STCS plans St. Patrick’s Party & Raffle

The luck of the Irish are with two patrons of a previous year’s St. Patrick’s Day Party & Raffle hosted by Southern Tier Catholic School.

OLEAN — Monday is St. Patrick’s Day, and the greater Olean community has several festive events in store this weekend.

Southern Tier Catholic School will host its annual St. Patrick’s Day Party and Raffle tonight at its 921 N. Union St. campus. The event runs 7 to 11 p.m. and hosts more than 500 guests.

The party and raffle includes 50/50 drawings, games and other raffles with the chance to win the grand prize of $20,000. Other cash prizes throughout the night include $2,500, $1,000, four $200 prizes and five $100 prizes. More than $25,000 in cash prizes will be awarded throughout the evening and announced at 10 p.m.

Tickets to the event can be purchased for $100 for two attendees 21 or older and entitle eligibility for all cash prize drawings as well as food and beverages. Tickets can be purchased at the school or from any student or faculty member.

Talty’s Irish Pub at 535 N. Union St. is hosting holiday events all weekend long, starting Saturday with The Bog Drivers performing live from 4 to 7 p.m.

Then on Sunday, start the day off with a traditional Irish breakfast beginning at 11 a.m., followed by a live music session from Beat City and Friends from noon to 2 p.m. The celebration wraps up Monday from 3 to 6 p.m. with live music from Gerry Dixon.

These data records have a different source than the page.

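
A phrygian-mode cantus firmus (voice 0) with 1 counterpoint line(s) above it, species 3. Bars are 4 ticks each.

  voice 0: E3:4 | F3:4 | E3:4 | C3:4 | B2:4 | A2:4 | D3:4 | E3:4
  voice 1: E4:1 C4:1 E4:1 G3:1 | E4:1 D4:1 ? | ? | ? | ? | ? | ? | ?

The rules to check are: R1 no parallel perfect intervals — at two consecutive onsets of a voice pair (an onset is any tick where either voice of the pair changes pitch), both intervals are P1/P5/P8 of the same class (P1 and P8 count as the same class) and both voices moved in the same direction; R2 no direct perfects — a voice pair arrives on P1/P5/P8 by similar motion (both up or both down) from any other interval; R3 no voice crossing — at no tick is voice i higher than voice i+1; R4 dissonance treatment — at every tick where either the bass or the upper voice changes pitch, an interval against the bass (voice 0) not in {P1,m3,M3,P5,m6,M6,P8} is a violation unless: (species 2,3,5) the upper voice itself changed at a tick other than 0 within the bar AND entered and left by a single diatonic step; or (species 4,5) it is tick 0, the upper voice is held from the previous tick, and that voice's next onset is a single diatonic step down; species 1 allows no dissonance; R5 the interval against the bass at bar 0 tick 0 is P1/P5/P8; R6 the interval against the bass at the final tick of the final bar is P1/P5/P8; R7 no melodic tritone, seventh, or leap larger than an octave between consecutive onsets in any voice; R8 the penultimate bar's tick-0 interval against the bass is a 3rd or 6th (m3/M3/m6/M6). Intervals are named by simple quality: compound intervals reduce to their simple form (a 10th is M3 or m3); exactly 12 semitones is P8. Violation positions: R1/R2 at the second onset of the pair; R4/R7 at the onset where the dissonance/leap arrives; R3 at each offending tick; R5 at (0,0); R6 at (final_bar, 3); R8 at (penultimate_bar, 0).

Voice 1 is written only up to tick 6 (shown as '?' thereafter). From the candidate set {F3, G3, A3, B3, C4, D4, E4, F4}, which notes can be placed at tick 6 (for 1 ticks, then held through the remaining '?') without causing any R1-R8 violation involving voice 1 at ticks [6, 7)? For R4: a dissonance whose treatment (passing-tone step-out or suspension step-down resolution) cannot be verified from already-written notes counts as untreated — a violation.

{A3, C4, D4, F3, F4}

F3: legal
G3: violates R4
A3: legal
B3: violates R4
C4: legal
D4: legal
E4: violates R4
F4: legal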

To burn off some calories either before or after your corned beef and cabbage, take part in the Olean Area Runners’ St. Patty’s Day Fun Walk and Run at 9:30 a.m. Sunday. Gather in Lincoln Park.

All these celebrations are fitting for this area because Olean and the surrounding communities have a strong connection to Ireland.

St Patrick's Day Parade in New York

Bagpipers march along Fifth Avenue during the St. Patrick’s Day Parade March 16, 2024, in New York.

Many Irish emigrated to the United States in the 19th century, and the Irish joined ethnic groups like the Italians and Polish who moved inland from the coastal cities of the Northeast to find better opportunities, not least in digging New York’s canal system and, soon after, the railroads.

Olean, along with Salamanca, became important railroad cities where Irish found jobs on railroads and other growing industries, such as lumber yards and tanneries. There was also the establishment of a tiny hamlet called New Ireland by a group of “Famine Irish” families on what is now a fringe of Allegany State Park near Limestone.

In 1845, the devastating potato blight struck Ireland, where its people were already suffering under their British overlords. An estimated one million Irish died during the famine, and another estimated two million Irish emigrated to America, most of them in the squalid holds of the “Coffin Ships.”

In their 2005 book, “The Legends and Lore of Allegany State Park,” Paul T. Lewis and Bob Schmid wrote: “It was under these conditions that the families of McCarty, Carmody, Murphy, O’Laughlin (three brothers), Hogan, Fall, Spellacy, Townsell, Cory and Keating eventually came to settle in a beautiful spot within the boundaries of today’s (park). It would be here that they would find the freedoms only known in their dreams. Along with this they found what must have seemed like endless acres of fertile land that helped give them a new chance at life and survival.”

The authors noted: “This particular group of Allegany State Park Irish found a booming lumbering business and a huge tanning industry clamoring for more and more workers. While these 12 Irishmen would all find some sort of gainful employment in one of the local industries, each would fall back on their love of the land to maintain a subsistence farm in New Ireland itself. As time passed each family would expand its farm acreage.”

In a few short years they also found themselves at the center of the oil industry in the area: “Again the ‘Luck of the Irish’ seemed to have followed their paths, as one of twelve families wound up with six working oil wells on his property, while several others became very skilled oilmen and would eventually leave their beloved New Ireland to follow the rapidly moving oil industry, first to West Virginia and then finally to Oklahoma.

“The men and women of New Ireland found themselves confronted with almost insurmountable obstacles yet had somehow overcome them and in reality became wonderful examples of the fulfillment of the ‘American Dream.’”

In their research, Lewis and Schmid found that several young Irish boys from Father Baker’s Home in Lackawanna were sent to New Ireland, where they could live and work in the fresh air on the farms of other families.

“It would be one of these same boys that would 70 years later drive across the United States to get one last look at his beloved New Ireland only to find himself lost in the woods that exist there now. Searchers found his body a few miles from his adopted home … at the side of the trail with a peaceful serenity about him. It was as if he had come home to a place he had loved so well.”